Adeline's Dream
- First edition cover
- Author: Linda Aksomitis
- Language: English
- Series: From Many Peoples
- Genre: Young adult novel and Realistic Fiction
- Publisher: Coteau Books
- Publication date: 2006
- Publication place: Canada
- Media type: Print (Paperback)
- Pages: 209 pp
- ISBN: 1-55050-323-5
- OCLC: 61216764

= Adeline's Dream =

2006 novel by Linda Aksomitis

Adeline's Dream is the first installment of the realistic fiction novel series From Many Peoples, written by Linda Aksomitis. It was first published by Coteau Books in 2006.

It follows the story of Adeline Mueller, who tries to adapt to her new life in Canada with her father, mother and younger brother.

==Plot summary==
The narrative follows twelve-year-old Adeline Mueller as she moves with her mom and five-year-old brother to Canada from their German home to move in with her father to start a new life. Adeline has not seen her father since she was eight and she is expecting a great and wonderful life in Canada from the description in the letters she has received from her father. But Adeline's relationship with her father has been strained ever since he left her and the rest of the family to move to Saskatchewan. Her father worked in a bank in Germany and then, after being fired, decided to find a better life for the rest of the family in Saskatchewan. Finally Adeline's father had reported that he has started a splendid new life for the family. The book begins with Adeline, her mother, and her brother Konrad traveling by steamship and then by train from Germany to Saskatchewan. The family then arrives at Qu'Appelle. When Adeline arrives, the truth is revealed.
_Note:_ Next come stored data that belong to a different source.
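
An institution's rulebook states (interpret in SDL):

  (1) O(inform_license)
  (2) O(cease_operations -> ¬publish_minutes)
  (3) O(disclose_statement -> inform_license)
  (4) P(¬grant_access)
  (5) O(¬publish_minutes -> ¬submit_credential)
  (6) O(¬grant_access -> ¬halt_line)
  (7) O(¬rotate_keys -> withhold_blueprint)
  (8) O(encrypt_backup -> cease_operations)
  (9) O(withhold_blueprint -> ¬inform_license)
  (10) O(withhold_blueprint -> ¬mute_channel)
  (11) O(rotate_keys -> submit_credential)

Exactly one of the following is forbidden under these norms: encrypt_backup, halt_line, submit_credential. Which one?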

Adeline's father now works on a farm bagging flour and doing the accounts which does not make enough money to provide a home. So the family lives in a soddle made of grass and earth. All her life Adeline had dreamed that one day she would be a singer but she feels that because her father has brought her into these horrible conditions, that her dream will be ruined making their relationship even more strained. Adeline soon learns that the richer townspeople do not take kindly to the immigrants that move to the area. But through all the prejudice, Adeline makes two friends, Kat and Henery, who are also immigrants. Kat helped Adeline fight off prejudiced bullies at their school.

One day the farm where her father was employed is burned down and her father is forced to get a new job. Kat's family moves and Adeline is left to fight the bullies, especially a girl named Sarah: a girl who sings just like Adeline and takes her solo in the Christmas play. By the time of the play, Adeline has begun to get along with her father and Sarah allows Adeline to have the solo at the play and Adeline's dreams start to come true.

== Reception ==
In Prairie Fire, Donna Gamache writes: "Young readers will empathize with Adeline's resentment and struggles to accept her new home and in turn to be accepted. Adult readers will enjoy the story but will also admire the writing."

In a review for CM, Ruth Latta, writes: "Linda Aksomitis demonstrates considerable skill in constructing this novel."

The School Library Journal's review of Adeline's Dream states: "Readers who enjoy historical fiction will be served well by this title."

In Children's Literature 's review of Adelines Dream says: "a heart warming story about learning to adapt."